Bien évidemment ils étaient fortement appuyés par l’église et les nouveaux pouvoirs « fraîchement et démocratiquement » élus qui évoquaient tout simplement la renaissance de notre peuple.
La littérature nationaliste parle toujours au nom du peuple avec une rhétorique héroïque, elle cherche et trouve les bouc-émissaires, elle rend visible nos ennemis et accuse ou pardonne toujours et toujours au nom du peuple.
Les vrais écrivains demandent le temps et le silence tandis que leurs collègues nationalistes réclament la scène, la foule , le bruit et la fureur, « le sang et les larmes »... C’est une littérature grossière et grossiste qui regarde l’humanité dans une optique très simple – bien et mal, nous et autres, victimes et assassins... Comme dans les westerns américains, les bons portent toujours un chapeau blanc alors que les méchants sont coiffés d’un chapeau noir.
Dans ce combat épique et éternel nous sommes les « good guys » qui défendons les vrais valeurs tandis que de l’autre côté ce sont les barbares qui changent de noms et de visage, mais qui ne changent pas leur nature – sauvage, destructrice et décadente.
Un monde simplifié et tranché comme un match de foot.

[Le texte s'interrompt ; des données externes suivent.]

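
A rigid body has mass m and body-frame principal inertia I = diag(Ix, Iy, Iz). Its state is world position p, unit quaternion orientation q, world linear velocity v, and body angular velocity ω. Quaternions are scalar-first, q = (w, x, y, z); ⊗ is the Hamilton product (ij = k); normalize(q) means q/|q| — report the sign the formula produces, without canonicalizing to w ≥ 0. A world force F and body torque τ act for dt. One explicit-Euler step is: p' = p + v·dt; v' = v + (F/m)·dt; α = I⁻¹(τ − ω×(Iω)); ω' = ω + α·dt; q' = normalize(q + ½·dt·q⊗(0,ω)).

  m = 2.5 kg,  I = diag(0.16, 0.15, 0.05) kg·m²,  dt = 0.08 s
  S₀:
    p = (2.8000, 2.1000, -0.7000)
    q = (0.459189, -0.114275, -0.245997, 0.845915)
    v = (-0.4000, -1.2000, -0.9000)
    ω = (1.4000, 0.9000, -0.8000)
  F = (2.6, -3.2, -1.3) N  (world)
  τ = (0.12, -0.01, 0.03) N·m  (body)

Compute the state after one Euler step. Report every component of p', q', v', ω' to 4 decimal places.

p' = (2.7680, 2.0040, -0.7720)
q' = (0.5002, -0.1108, -0.1852, 0.8386)
v' = (-0.3168, -1.3024, -0.9416)
ω' = (1.4240, 0.9604, -0.7318)

linear accel F/m = (1.0400, -1.2800, -0.5200)
p + v·dt = (2.7680, 2.0040, -0.7720)
v' = v + a·dt = (-0.3168, -1.3024, -0.9416)
ω×(Iω) gyroscopic = (0.0720, -0.1232, -0.0126)
angular accel α = (0.3000, 0.7547, 0.8520)
ω + α·dt = (1.4240, 0.9604, -0.7318)
q⊗(0,ω) = (1.0581143, 0.0783387, 1.5061311, -0.1258029)
updated quaternion q' = (0.5002, -0.1108, -0.1852, 0.8386)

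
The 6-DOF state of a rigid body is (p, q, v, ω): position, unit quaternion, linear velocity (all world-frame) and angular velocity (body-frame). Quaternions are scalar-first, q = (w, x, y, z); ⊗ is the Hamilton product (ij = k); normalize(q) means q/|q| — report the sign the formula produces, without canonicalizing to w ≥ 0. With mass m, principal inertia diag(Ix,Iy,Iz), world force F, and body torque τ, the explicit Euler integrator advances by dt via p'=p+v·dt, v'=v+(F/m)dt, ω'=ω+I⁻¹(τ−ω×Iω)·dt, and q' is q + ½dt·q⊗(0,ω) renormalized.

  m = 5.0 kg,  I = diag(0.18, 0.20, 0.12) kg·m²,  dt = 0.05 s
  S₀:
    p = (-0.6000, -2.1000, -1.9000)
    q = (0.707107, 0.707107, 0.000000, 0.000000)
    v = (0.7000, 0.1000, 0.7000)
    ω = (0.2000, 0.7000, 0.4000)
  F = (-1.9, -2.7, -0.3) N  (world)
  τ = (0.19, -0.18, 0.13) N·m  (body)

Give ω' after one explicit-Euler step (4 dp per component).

ω' = (0.2590, 0.6538, 0.4530)

α = I⁻¹(τ − ω×Iω) = (1.1800, -0.9240, 1.0600)
ω' = ω + α·dt = (0.2590, 0.6538, 0.4530)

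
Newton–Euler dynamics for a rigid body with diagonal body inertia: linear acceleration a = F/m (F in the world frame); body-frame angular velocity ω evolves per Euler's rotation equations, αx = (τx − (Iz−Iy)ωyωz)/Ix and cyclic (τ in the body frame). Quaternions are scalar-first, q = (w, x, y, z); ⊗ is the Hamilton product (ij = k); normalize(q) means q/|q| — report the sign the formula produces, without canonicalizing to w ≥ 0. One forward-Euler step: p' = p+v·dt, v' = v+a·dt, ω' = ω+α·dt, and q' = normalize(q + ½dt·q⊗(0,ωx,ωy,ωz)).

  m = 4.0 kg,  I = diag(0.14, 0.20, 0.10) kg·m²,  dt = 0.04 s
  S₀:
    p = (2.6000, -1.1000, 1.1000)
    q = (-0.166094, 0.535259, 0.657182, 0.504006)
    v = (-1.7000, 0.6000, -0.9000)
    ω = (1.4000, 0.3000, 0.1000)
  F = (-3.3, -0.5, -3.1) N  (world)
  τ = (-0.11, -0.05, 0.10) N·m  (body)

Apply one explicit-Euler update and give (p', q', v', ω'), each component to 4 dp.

p' = (2.5320, -1.0760, 1.0640)
q' = (-0.1860, 0.5287, 0.6690, 0.4883)
v' = (-1.7330, 0.5950, -0.9310)
ω' = (1.3694, 0.2889, 0.1299)

gyro term ω×Iω = (-0.0030, 0.0056, 0.0252)
angular accel α = (-0.7643, -0.2780, 0.7480)
new body rate ω' = (1.3694, 0.2889, 0.1299)
Hamilton product q⊗(0,ω) = (-0.9969178, -0.3180152, 0.6022543, -0.7760865)
q + ½dt·q⊗(0,ω), renormalized = (-0.1860, 0.5287, 0.6690, 0.4883)
linear accel F/m = (-0.8250, -0.1250, -0.7750)
p' = p + v·dt = (2.5320, -1.0760, 1.0640)
new velocity v' = (-1.7330, 0.5950, -0.9310)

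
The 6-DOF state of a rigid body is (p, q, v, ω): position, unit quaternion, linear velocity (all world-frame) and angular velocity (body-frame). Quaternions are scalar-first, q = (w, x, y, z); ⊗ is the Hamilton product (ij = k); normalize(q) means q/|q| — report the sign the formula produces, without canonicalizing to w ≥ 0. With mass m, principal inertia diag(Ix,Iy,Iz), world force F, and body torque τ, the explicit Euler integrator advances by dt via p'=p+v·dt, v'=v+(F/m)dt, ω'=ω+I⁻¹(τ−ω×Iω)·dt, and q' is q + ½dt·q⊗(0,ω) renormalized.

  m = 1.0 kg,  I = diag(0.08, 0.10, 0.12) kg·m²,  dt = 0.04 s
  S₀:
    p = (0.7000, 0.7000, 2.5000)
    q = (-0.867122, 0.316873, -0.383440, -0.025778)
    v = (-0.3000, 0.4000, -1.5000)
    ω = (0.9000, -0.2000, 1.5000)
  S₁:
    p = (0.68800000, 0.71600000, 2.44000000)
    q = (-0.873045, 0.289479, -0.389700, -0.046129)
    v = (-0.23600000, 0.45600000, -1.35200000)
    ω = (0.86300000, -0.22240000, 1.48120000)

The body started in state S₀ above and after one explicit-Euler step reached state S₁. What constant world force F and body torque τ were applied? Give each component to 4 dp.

F = (1.6000, 1.4000, 3.7000)
τ = (-0.0800, -0.1100, -0.0600)

v₁ − v₀ = (0.06400000, 0.05600000, 0.14800000)
applied force F = (1.6000, 1.4000, 3.7000)
Δω = ω₁−ω₀ = (-0.03700000, -0.02240000, -0.01880000)
applied torque τ = (-0.0800, -0.1100, -0.0600)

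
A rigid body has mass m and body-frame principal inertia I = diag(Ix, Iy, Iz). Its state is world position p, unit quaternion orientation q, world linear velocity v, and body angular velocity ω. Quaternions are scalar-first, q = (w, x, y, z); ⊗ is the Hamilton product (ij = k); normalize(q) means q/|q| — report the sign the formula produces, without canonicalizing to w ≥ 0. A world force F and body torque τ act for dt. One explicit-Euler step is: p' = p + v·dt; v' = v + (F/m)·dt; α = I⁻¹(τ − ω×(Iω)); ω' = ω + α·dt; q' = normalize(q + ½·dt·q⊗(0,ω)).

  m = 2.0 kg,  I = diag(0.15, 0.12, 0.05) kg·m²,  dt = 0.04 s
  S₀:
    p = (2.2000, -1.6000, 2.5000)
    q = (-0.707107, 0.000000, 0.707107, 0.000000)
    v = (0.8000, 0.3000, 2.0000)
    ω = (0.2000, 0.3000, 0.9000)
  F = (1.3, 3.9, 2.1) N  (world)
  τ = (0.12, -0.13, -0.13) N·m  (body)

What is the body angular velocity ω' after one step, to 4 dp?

ω' = (0.2370, 0.2507, 0.7974)

ω×(Iω) gyroscopic = (-0.0189, 0.0180, -0.0018)
α = I⁻¹(τ − ω×Iω) = (0.9260, -1.2333, -2.5640)
new body rate ω' = (0.2370, 0.2507, 0.7974)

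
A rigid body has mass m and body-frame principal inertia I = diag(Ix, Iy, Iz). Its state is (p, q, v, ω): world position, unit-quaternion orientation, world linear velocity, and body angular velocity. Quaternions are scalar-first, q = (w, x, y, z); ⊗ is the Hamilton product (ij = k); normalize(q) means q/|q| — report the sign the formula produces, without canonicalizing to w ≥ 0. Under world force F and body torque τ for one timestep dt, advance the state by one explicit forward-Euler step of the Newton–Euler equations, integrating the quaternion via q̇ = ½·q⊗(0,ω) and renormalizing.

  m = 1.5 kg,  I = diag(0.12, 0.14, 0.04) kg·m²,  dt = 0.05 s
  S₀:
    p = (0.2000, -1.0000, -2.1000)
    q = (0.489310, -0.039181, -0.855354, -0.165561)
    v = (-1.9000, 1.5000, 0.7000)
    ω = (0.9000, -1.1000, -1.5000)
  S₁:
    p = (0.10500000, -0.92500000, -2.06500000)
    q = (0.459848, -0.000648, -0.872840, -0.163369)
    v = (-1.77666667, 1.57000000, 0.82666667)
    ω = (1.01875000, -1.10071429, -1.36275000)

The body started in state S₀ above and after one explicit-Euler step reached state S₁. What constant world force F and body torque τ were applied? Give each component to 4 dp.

ω₁ − ω₀ = (0.11875000, -0.00071429, 0.13725000)
τ = I·(Δω/dt) + ω₀×(Iω₀) = (0.1200, -0.1100, 0.0900)
Δv = v₁−v₀ = (0.12333333, 0.07000000, 0.12666667)
F = m·Δv/dt = (3.7000, 2.1000, 3.8000)

F = (3.7000, 2.1000, 3.8000)
τ = (0.1200, -0.1100, 0.0900)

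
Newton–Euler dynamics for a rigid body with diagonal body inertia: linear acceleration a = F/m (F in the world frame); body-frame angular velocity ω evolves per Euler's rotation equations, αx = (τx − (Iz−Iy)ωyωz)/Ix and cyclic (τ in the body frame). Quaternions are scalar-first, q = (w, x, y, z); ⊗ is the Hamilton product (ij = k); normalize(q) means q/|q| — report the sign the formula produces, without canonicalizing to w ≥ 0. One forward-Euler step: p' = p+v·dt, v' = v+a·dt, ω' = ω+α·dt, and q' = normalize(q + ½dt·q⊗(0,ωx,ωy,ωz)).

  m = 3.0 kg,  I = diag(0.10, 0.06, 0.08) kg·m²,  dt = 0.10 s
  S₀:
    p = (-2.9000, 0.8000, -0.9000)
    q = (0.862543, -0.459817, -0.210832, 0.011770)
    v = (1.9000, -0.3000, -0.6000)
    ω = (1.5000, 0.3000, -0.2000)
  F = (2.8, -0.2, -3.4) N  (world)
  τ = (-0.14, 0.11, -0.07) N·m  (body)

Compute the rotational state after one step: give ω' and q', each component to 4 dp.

ω×(Iω) gyroscopic = (-0.0012, -0.0060, -0.0180)
angular accel α = (-1.3880, 1.9333, -0.6500)
ω + α·dt = (1.3612, 0.4933, -0.2650)
Hamilton product q⊗(0,ω) = (0.7553291, 1.3324499, 0.1844545, 0.0057943)
updated quaternion q' = (0.8976, -0.3920, -0.2010, 0.0120)

ω' = (1.3612, 0.4933, -0.2650)
q' = (0.8976, -0.3920, -0.2010, 0.0120)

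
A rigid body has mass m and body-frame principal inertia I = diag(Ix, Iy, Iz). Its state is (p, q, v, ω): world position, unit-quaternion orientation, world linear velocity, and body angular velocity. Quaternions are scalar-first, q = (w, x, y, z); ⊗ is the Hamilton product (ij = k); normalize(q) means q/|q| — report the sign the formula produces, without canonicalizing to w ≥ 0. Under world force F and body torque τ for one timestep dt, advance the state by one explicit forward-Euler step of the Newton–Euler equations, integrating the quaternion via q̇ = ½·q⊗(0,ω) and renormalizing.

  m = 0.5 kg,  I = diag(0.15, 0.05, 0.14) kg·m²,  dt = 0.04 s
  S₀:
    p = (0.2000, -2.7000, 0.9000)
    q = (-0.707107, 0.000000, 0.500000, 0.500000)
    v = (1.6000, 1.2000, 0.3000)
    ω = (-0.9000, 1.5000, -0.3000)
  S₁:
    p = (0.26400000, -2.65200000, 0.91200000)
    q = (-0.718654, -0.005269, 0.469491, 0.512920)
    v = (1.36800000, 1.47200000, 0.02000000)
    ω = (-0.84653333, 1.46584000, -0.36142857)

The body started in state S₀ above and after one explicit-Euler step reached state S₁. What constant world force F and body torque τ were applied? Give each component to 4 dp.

F = (-2.9000, 3.4000, -3.5000)
τ = (0.1600, -0.0400, -0.0800)

rate change Δω = (0.05346667, -0.03416000, -0.06142857)
applied torque τ = (0.1600, -0.0400, -0.0800)
velocity change Δv = (-0.23200000, 0.27200000, -0.28000000)
applied force F = (-2.9000, 3.4000, -3.5000)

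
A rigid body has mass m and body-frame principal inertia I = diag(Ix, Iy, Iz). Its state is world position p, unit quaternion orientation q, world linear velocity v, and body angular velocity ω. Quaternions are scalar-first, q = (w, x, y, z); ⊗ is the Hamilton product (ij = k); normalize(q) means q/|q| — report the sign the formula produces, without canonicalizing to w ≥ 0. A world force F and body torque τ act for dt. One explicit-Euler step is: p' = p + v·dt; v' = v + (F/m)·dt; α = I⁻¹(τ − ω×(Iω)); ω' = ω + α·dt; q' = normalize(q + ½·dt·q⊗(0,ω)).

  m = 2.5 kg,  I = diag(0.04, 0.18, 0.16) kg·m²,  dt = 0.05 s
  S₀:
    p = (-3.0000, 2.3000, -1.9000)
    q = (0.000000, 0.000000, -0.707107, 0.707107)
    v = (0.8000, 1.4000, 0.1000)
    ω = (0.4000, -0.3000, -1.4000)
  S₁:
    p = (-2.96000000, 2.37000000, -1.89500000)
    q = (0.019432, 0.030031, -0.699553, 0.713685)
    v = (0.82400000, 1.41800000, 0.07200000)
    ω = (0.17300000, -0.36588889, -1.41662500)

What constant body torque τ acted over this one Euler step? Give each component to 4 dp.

τ = (-0.1900, -0.1700, -0.0700)

Δω = ω₁−ω₀ = (-0.22700000, -0.06588889, -0.01662500)
gyro term ω₀×Iω₀ = (-0.0084, 0.0672, -0.0168)
τ = I·(Δω/dt) + ω₀×(Iω₀) = (-0.1900, -0.1700, -0.0700)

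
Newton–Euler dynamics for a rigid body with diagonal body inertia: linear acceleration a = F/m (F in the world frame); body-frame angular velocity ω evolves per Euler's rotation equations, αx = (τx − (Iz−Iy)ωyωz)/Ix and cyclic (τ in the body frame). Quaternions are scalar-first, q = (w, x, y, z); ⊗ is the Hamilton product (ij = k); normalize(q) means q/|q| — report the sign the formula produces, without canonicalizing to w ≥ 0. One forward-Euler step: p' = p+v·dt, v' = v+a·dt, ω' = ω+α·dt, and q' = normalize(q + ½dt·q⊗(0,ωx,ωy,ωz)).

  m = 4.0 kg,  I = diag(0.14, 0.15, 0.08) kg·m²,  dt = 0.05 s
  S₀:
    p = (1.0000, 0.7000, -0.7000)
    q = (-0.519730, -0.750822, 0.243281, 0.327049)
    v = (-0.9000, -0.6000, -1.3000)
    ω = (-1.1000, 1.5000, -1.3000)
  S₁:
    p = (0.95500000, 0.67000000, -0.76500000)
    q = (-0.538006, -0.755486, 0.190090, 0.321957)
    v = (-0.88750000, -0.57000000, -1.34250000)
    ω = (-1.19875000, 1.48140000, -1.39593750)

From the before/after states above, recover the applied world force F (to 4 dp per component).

F = (1.0000, 2.4000, -3.4000)

velocity change Δv = (0.01250000, 0.03000000, -0.04250000)
applied force F = (1.0000, 2.4000, -3.4000)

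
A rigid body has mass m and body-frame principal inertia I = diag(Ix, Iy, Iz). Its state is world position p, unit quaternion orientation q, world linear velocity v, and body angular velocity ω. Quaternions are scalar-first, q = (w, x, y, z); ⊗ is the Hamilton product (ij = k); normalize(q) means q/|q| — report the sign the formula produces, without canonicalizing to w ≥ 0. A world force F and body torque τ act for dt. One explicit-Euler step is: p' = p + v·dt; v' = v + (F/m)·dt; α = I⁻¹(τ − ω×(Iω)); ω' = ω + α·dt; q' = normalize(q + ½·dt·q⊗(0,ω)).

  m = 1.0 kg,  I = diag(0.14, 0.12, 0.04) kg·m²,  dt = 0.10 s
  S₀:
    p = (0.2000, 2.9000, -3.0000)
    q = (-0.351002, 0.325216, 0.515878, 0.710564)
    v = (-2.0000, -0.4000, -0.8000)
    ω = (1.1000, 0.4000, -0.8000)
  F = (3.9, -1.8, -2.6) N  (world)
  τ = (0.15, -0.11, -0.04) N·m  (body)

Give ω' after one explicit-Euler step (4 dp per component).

ω' = (1.1889, 0.3817, -0.8780)

precession coupling ω×(Iω) = (0.0256, -0.0880, -0.0088)
(τ − ω×Iω)/I = (0.8886, -0.1833, -0.7800)
ω + α·dt = (1.1889, 0.3817, -0.8780)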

Normalement cette littérature doit rester à sa place : dans la margine du monde. Mais malheureusement derrière les divagations des « poètes » de mon pays se cache une véritable tragédie – une guerre fratricide, plus de 100.000 morts et deux millions de réfugiés.
Parmi les responsables de cette tuerie certains écrivains sont très haut placés. Leurs tirades patriotiques, leurs œuvres et leurs appels à la guerre résonnent toujours, telle une messe macabre, dans les têtes des victimes.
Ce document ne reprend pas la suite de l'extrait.